Published Tuesday Feb 22, 2022

One Consumer Challenges Energy Fund Spend

Years of inaction on a $5 million Clean Energy Fund culminated in a decision this month to enact half of the plan, an outcome that is being challenged by a consumer group.

Funds have been available since 2018 but were never used. Don Kreis, who calls himself a consumer advocate, called the decision unconscionable in a letter and he requested a hearing before the Public Utilities Council.

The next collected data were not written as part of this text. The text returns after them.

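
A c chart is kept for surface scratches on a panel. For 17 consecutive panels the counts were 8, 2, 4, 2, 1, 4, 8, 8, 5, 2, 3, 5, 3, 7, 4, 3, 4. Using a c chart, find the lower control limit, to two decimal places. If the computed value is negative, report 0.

c̄ = (8 + 2 + 4 + 2 + 1 + 4 + 8 + 8 + 5 + 2 + 3 + 5 + 3 + 7 + 4 + 3 + 4) / 17 = 73 / 17 = 4.2941
LCL = c̄ − 3√c̄ = 4.2941 − 3 × 2.0722 = -1.9226 → 0 (cannot be negative)

0.00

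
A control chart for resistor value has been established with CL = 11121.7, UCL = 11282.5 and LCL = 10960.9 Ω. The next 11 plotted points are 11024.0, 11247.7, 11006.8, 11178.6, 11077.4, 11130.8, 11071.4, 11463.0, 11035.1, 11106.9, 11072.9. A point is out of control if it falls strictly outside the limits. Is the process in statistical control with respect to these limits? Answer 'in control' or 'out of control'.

Compare each point to [10960.9, 11282.5]: sample 8 = 11463.0 > UCL.

out of control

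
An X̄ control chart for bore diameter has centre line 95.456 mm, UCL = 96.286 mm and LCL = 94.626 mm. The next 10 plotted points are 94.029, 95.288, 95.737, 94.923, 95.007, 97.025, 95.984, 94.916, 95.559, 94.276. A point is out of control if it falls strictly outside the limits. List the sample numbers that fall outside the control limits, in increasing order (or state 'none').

Compare each point to [94.626, 96.286]: sample 1 = 94.029 < LCL; sample 6 = 97.025 > UCL; sample 10 = 94.276 < LCL.

1, 6, 10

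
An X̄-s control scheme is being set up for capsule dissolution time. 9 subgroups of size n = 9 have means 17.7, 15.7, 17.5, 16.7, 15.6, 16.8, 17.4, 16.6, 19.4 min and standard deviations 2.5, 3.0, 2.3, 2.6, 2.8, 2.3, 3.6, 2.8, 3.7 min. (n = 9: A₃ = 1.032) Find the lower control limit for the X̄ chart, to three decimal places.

X̄̄ = (17.7 + 15.7 + 17.5 + 16.7 + 15.6 + 16.8 + 17.4 + 16.6 + 19.4) / 9 = 17.0444
s̄ = (2.5 + 3.0 + 2.3 + 2.6 + 2.8 + 2.3 + 3.6 + 2.8 + 3.7) / 9 = 2.8444
LCL = X̄̄ − A₃·s̄ = 17.0444 − 1.032 × 2.8444 = 14.1090

14.109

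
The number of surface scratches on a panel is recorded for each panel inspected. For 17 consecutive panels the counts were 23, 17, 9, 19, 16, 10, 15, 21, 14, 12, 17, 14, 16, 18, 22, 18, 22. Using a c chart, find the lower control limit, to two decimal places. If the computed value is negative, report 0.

c̄ = (23 + 17 + 9 + 19 + 16 + 10 + 15 + 21 + 14 + 12 + 17 + 14 + 16 + 18 + 22 + 18 + 22) / 17 = 283 / 17 = 16.6471
LCL = c̄ − 3√c̄ = 16.6471 − 3 × 4.0801 = 4.4068

4.41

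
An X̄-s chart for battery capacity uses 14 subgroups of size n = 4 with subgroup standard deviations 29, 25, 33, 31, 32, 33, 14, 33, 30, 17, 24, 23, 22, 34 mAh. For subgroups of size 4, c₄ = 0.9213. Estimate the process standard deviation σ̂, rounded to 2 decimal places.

29.46

s̄ = (29 + 25 + 33 + 31 + 32 + 33 + 14 + 33 + 30 + 17 + 24 + 23 + 22 + 34) / 14 = 27.1429
σ̂ = s̄ / c₄ = 27.1429 / 0.9213 = 29.4615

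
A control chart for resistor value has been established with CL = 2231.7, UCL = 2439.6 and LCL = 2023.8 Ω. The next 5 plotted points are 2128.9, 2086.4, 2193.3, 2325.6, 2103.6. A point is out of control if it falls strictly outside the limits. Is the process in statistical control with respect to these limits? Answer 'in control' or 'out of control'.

All 5 points lie within [2023.8, 2439.6].

in control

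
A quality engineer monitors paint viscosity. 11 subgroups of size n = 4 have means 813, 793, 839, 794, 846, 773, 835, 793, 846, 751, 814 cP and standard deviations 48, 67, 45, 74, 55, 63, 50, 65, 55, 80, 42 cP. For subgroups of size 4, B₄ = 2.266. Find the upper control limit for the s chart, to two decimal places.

s̄ = (48 + 67 + 45 + 74 + 55 + 63 + 50 + 65 + 55 + 80 + 42) / 11 = 58.5455
UCL_s = B₄·s̄ = 2.266 × 58.5455 = 132.6640

132.66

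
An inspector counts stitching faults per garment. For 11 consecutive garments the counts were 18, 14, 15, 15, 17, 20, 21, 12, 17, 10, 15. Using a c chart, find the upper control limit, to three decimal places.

27.750

c̄ = (18 + 14 + 15 + 15 + 17 + 20 + 21 + 12 + 17 + 10 + 15) / 11 = 174 / 11 = 15.8182
UCL = c̄ + 3√c̄ = 15.8182 + 3 × √15.8182 = 15.8182 + 3 × 3.9772 = 27.7498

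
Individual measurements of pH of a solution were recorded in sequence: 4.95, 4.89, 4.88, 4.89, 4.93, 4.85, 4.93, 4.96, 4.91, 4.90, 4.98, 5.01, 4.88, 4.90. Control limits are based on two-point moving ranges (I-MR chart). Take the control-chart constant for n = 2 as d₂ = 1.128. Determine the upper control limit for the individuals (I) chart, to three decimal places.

5.047

X̄ = (4.95 + 4.89 + 4.88 + 4.89 + 4.93 + 4.85 + 4.93 + 4.96 + 4.91 + 4.90 + 4.98 + 5.01 + 4.88 + 4.90) / 14 = 4.9186
Moving ranges: 0.06, 0.01, 0.01, 0.04, 0.08, 0.08, 0.03, 0.05, 0.01, 0.08, 0.03, 0.13, 0.02; M̄R̄ = 0.6300 / 13 = 0.0485
UCL = X̄ + 3·M̄R̄/d₂ = 4.9186 + 3 × 0.0485 / 1.128 = 5.0475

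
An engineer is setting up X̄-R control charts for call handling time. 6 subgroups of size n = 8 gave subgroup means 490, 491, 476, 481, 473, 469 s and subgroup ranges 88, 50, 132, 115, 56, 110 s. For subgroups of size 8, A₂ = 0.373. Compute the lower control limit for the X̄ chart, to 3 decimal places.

X̄̄ = (490 + 491 + 476 + 481 + 473 + 469) / 6 = 2880.0000 / 6 = 480.0000
R̄ = (88 + 50 + 132 + 115 + 56 + 110) / 6 = 551.0000 / 6 = 91.8333
LCL = X̄̄ − A₂·R̄ = 480.0000 − 0.373 × 91.8333 = 445.7462

445.746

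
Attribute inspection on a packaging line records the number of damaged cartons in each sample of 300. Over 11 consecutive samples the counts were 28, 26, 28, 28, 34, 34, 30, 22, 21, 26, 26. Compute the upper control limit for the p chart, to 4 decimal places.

0.1418

p̄ = Σdᵢ / (k·n) = 303 / (11 × 300) = 0.09182
UCL = p̄ + 3·√(p̄(1−p̄)/n) = 0.09182 + 3 × √(0.09182×0.90818/300) = 0.09182 + 3 × 0.01667 = 0.14183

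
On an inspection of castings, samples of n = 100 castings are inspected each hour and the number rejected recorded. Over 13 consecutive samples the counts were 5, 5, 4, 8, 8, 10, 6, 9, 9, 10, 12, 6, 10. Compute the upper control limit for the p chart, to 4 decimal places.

p̄ = Σdᵢ / (k·n) = 102 / (13 × 100) = 0.07846
UCL = p̄ + 3·√(p̄(1−p̄)/n) = 0.07846 + 3 × √(0.07846×0.92154/100) = 0.07846 + 3 × 0.02689 = 0.15913

0.1591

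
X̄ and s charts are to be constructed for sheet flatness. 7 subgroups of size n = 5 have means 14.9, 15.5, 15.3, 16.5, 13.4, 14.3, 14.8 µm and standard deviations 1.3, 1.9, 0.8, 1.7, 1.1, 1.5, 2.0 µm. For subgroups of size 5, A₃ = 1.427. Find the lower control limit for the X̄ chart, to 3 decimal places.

12.857

X̄̄ = (14.9 + 15.5 + 15.3 + 16.5 + 13.4 + 14.3 + 14.8) / 7 = 14.9571
s̄ = (1.3 + 1.9 + 0.8 + 1.7 + 1.1 + 1.5 + 2.0) / 7 = 1.4714
LCL = X̄̄ − A₃·s̄ = 14.9571 − 1.427 × 1.4714 = 12.8574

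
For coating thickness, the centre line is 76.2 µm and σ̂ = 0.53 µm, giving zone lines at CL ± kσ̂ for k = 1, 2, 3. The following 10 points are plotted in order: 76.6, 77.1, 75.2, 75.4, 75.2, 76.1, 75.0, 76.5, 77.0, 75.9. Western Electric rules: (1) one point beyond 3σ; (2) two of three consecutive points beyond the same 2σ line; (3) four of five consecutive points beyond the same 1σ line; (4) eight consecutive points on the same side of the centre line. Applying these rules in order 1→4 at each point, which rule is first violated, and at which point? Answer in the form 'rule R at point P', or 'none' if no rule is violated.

Zone of each point (C = within 1σ̂, B = 1σ̂–2σ̂, A = 2σ̂–3σ̂, * = beyond 3σ̂; sign = side of CL): 1:+C, 2:+B, 3:-B, 4:-B, 5:-B, 6:-C, 7:-A, 8:+C, 9:+B, 10:-C
Rule 3 (four of five consecutive points beyond the same 1σ limit) is satisfied at point 7.

rule 3 at point 7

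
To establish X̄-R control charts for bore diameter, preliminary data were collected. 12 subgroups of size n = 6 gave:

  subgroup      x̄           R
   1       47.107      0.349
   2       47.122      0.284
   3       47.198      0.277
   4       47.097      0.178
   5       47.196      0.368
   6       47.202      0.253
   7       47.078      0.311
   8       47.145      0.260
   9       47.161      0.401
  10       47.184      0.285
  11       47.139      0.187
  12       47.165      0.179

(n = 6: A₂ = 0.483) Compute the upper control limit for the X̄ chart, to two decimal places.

47.28

X̄̄ = (47.107 + 47.122 + 47.198 + 47.097 + 47.196 + 47.202 + 47.078 + 47.145 + 47.161 + 47.184 + 47.139 + 47.165) / 12 = 565.7940 / 12 = 47.1495
R̄ = (0.349 + 0.284 + 0.277 + 0.178 + 0.368 + 0.253 + 0.311 + 0.260 + 0.401 + 0.285 + 0.187 + 0.179) / 12 = 3.3320 / 12 = 0.2777
UCL = X̄̄ + A₂·R̄ = 47.1495 + 0.483 × 0.2777 = 47.2836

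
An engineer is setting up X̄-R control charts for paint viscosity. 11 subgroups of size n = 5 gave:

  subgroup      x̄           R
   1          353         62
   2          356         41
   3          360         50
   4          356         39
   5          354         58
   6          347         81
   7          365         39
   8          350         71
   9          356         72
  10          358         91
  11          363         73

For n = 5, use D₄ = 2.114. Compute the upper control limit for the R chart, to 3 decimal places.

130.107

R̄ = (62 + 41 + 50 + 39 + 58 + 81 + 39 + 71 + 72 + 91 + 73) / 11 = 677.0000 / 11 = 61.5455
UCL_R = D₄·R̄ = 2.114 × 61.5455 = 130.1071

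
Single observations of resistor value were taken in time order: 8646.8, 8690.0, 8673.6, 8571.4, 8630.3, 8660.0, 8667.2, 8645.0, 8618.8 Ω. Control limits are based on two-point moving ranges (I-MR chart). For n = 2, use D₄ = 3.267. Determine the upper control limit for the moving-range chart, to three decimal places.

Moving ranges: 43.2, 16.4, 102.2, 58.9, 29.7, 7.2, 22.2, 26.2; M̄R̄ = 306.0000 / 8 = 38.2500
UCL_MR = D₄·M̄R̄ = 3.267 × 38.2500 = 124.9627

124.963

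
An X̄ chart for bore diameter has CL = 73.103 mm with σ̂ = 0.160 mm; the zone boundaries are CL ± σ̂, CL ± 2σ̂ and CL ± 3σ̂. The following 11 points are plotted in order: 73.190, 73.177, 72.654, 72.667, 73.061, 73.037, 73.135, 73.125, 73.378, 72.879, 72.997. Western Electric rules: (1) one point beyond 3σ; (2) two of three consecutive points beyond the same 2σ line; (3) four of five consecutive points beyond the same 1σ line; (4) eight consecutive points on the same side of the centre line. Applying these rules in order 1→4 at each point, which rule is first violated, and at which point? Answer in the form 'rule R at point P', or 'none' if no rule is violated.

rule 2 at point 4

Zone of each point (C = within 1σ̂, B = 1σ̂–2σ̂, A = 2σ̂–3σ̂, * = beyond 3σ̂; sign = side of CL): 1:+C, 2:+C, 3:-A, 4:-A, 5:-C, 6:-C, 7:+C, 8:+C, 9:+B, 10:-B, 11:-C
Rule 2 (two of three consecutive points beyond the same 2σ limit) is satisfied at point 4.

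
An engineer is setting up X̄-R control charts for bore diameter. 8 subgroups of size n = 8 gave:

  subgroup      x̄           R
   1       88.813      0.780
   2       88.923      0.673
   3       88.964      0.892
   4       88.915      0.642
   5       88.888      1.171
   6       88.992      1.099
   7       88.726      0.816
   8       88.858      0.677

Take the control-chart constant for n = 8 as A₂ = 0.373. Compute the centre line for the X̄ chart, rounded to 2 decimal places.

88.88

X̄̄ = (88.813 + 88.923 + 88.964 + 88.915 + 88.888 + 88.992 + 88.726 + 88.858) / 8 = 711.0790 / 8 = 88.8849
CL = X̄̄ = 88.8849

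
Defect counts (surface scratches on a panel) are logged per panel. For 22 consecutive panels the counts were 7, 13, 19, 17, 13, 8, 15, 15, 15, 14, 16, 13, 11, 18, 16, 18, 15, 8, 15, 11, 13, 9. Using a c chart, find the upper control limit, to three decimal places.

c̄ = (7 + 13 + 19 + 17 + 13 + 8 + 15 + 15 + 15 + 14 + 16 + 13 + 11 + 18 + 16 + 18 + 15 + 8 + 15 + 11 + 13 + 9) / 22 = 299 / 22 = 13.5909
UCL = c̄ + 3√c̄ = 13.5909 + 3 × √13.5909 = 13.5909 + 3 × 3.6866 = 24.6507

24.651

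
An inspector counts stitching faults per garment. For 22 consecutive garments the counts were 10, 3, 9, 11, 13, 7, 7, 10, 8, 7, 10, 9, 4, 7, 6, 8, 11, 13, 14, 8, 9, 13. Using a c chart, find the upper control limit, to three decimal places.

c̄ = (10 + 3 + 9 + 11 + 13 + 7 + 7 + 10 + 8 + 7 + 10 + 9 + 4 + 7 + 6 + 8 + 11 + 13 + 14 + 8 + 9 + 13) / 22 = 197 / 22 = 8.9545
UCL = c̄ + 3√c̄ = 8.9545 + 3 × √8.9545 = 8.9545 + 3 × 2.9924 = 17.9318

17.932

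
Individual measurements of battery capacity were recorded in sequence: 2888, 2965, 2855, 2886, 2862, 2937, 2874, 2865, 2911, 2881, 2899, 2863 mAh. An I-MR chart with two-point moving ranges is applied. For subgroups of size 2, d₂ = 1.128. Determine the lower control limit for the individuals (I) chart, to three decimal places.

X̄ = (2888 + 2965 + 2855 + 2886 + 2862 + 2937 + 2874 + 2865 + 2911 + 2881 + 2899 + 2863) / 12 = 2890.5000
Moving ranges: 77, 110, 31, 24, 75, 63, 9, 46, 30, 18, 36; M̄R̄ = 519.0000 / 11 = 47.1818
LCL = X̄ − 3·M̄R̄/d₂ = 2890.5000 − 3 × 47.1818 / 1.128 = 2765.0164

2765.016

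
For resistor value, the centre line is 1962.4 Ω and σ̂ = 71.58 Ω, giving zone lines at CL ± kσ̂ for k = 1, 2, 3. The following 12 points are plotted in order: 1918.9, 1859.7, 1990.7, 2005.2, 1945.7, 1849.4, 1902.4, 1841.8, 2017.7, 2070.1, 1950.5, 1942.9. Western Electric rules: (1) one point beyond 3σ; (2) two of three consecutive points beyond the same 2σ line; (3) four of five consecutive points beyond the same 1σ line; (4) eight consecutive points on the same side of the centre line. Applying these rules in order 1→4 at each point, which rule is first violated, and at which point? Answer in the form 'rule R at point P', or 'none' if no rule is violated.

Zone of each point (C = within 1σ̂, B = 1σ̂–2σ̂, A = 2σ̂–3σ̂, * = beyond 3σ̂; sign = side of CL): 1:-C, 2:-B, 3:+C, 4:+C, 5:-C, 6:-B, 7:-C, 8:-B, 9:+C, 10:+B, 11:-C, 12:-C
No rule fires across all 12 points.

none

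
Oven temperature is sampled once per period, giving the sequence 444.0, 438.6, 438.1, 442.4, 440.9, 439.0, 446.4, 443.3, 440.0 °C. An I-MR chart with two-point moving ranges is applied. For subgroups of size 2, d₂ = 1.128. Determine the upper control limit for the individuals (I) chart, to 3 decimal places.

X̄ = (444.0 + 438.6 + 438.1 + 442.4 + 440.9 + 439.0 + 446.4 + 443.3 + 440.0) / 9 = 441.4111
Moving ranges: 5.4, 0.5, 4.3, 1.5, 1.9, 7.4, 3.1, 3.3; M̄R̄ = 27.4000 / 8 = 3.4250
UCL = X̄ + 3·M̄R̄/d₂ = 441.4111 + 3 × 3.4250 / 1.128 = 450.5202

450.520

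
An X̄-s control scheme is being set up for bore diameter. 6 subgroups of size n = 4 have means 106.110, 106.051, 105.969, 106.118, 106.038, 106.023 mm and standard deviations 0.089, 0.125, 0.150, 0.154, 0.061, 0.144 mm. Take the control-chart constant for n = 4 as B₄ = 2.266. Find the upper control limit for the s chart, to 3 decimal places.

0.273

s̄ = (0.089 + 0.125 + 0.150 + 0.154 + 0.061 + 0.144) / 6 = 0.1205
UCL_s = B₄·s̄ = 2.266 × 0.1205 = 0.2731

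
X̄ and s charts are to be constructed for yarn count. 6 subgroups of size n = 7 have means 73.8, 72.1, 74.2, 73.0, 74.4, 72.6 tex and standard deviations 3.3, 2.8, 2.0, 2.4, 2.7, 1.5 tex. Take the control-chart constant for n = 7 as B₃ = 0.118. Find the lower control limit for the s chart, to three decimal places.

s̄ = (3.3 + 2.8 + 2.0 + 2.4 + 2.7 + 1.5) / 6 = 2.4500
LCL_s = B₃·s̄ = 0.118 × 2.4500 = 0.2891

0.289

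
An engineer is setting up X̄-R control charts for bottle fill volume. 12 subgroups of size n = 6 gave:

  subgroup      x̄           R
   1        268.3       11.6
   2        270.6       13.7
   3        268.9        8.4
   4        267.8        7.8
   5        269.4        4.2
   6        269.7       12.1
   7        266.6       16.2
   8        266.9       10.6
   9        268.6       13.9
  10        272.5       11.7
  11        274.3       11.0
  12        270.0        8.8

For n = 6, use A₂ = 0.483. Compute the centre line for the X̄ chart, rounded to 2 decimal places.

269.47

X̄̄ = (268.3 + 270.6 + 268.9 + 267.8 + 269.4 + 269.7 + 266.6 + 266.9 + 268.6 + 272.5 + 274.3 + 270.0) / 12 = 3233.6000 / 12 = 269.4667
CL = X̄̄ = 269.4667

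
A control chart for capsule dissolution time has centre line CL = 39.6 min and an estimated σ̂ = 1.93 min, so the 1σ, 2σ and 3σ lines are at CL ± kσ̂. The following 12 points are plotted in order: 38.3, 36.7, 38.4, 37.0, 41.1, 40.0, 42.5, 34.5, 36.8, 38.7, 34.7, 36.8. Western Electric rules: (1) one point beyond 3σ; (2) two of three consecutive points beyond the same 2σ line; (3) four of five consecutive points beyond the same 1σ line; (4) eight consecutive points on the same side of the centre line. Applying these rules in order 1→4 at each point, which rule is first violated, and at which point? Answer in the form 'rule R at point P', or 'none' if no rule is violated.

rule 3 at point 12

Zone of each point (C = within 1σ̂, B = 1σ̂–2σ̂, A = 2σ̂–3σ̂, * = beyond 3σ̂; sign = side of CL): 1:-C, 2:-B, 3:-C, 4:-B, 5:+C, 6:+C, 7:+B, 8:-A, 9:-B, 10:-C, 11:-A, 12:-B
Rule 3 (four of five consecutive points beyond the same 1σ limit) is satisfied at point 12.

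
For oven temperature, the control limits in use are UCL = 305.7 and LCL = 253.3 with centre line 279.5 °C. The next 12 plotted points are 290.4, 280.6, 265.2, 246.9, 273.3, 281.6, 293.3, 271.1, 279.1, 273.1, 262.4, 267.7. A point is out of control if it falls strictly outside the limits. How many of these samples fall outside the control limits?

1

Compare each point to [253.3, 305.7]: sample 4 = 246.9 < LCL.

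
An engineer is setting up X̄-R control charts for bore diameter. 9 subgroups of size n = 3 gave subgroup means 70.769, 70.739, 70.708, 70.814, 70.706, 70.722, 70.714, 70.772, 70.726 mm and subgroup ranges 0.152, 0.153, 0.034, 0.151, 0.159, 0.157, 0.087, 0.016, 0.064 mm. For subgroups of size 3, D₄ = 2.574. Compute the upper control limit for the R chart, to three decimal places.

R̄ = (0.152 + 0.153 + 0.034 + 0.151 + 0.159 + 0.157 + 0.087 + 0.016 + 0.064) / 9 = 0.9730 / 9 = 0.1081
UCL_R = D₄·R̄ = 2.574 × 0.1081 = 0.2783

0.278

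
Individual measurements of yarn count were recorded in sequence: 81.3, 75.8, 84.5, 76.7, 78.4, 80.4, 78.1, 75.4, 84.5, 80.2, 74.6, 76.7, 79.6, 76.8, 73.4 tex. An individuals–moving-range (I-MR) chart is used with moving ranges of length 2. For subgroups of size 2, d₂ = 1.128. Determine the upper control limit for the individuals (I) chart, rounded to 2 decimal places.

90.00

X̄ = (81.3 + 75.8 + 84.5 + 76.7 + 78.4 + 80.4 + 78.1 + 75.4 + 84.5 + 80.2 + 74.6 + 76.7 + 79.6 + 76.8 + 73.4) / 15 = 78.4267
Moving ranges: 5.5, 8.7, 7.8, 1.7, 2.0, 2.3, 2.7, 9.1, 4.3, 5.6, 2.1, 2.9, 2.8, 3.4; M̄R̄ = 60.9000 / 14 = 4.3500
UCL = X̄ + 3·M̄R̄/d₂ = 78.4267 + 3 × 4.3500 / 1.128 = 89.9958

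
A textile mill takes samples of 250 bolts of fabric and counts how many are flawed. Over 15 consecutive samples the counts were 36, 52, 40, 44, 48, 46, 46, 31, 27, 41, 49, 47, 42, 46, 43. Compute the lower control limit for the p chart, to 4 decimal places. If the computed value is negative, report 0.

0.0988

p̄ = Σdᵢ / (k·n) = 638 / (15 × 250) = 0.17013
LCL = p̄ − 3·√(p̄(1−p̄)/n) = 0.17013 − 3 × 0.02376 = 0.09884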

The Clean Energy Fund was a concession from a 2016 settlement agreement, when Public Service Company of New Hampshire (PSNH), which became part of Eversource, was allowed to charge ratepayers $400 million of the $425 million it had spent installing a scrubber on the Merrimack Station, the coal-fired power plant in Bow. PSNH was required to sell that power plant as a part of restructuring.

“The commission long ago squandered its opportunity to prevent the wasteful construction of the scrubber at Merrimack Station,” Kreis wrote. “The utilities and the ratepayers subsequently resolved their differences over the scrubber, in part by persuading PSNH to create the $5 million Clean Energy Fund that should have started helping people in the PSNH service territory four years ago.”

Instead, in its February decision, the fate of $2.35 million of the fund was shuttled into another docket, extending the administrative process. 

In its February decision, the utilities commission approved a $1.1 million program to finance clean energy upgrades and a $750,000 battery rebate program for Eversource residential customers, in addition to a $1 million energy storage rebate program for commercial and industrial customers.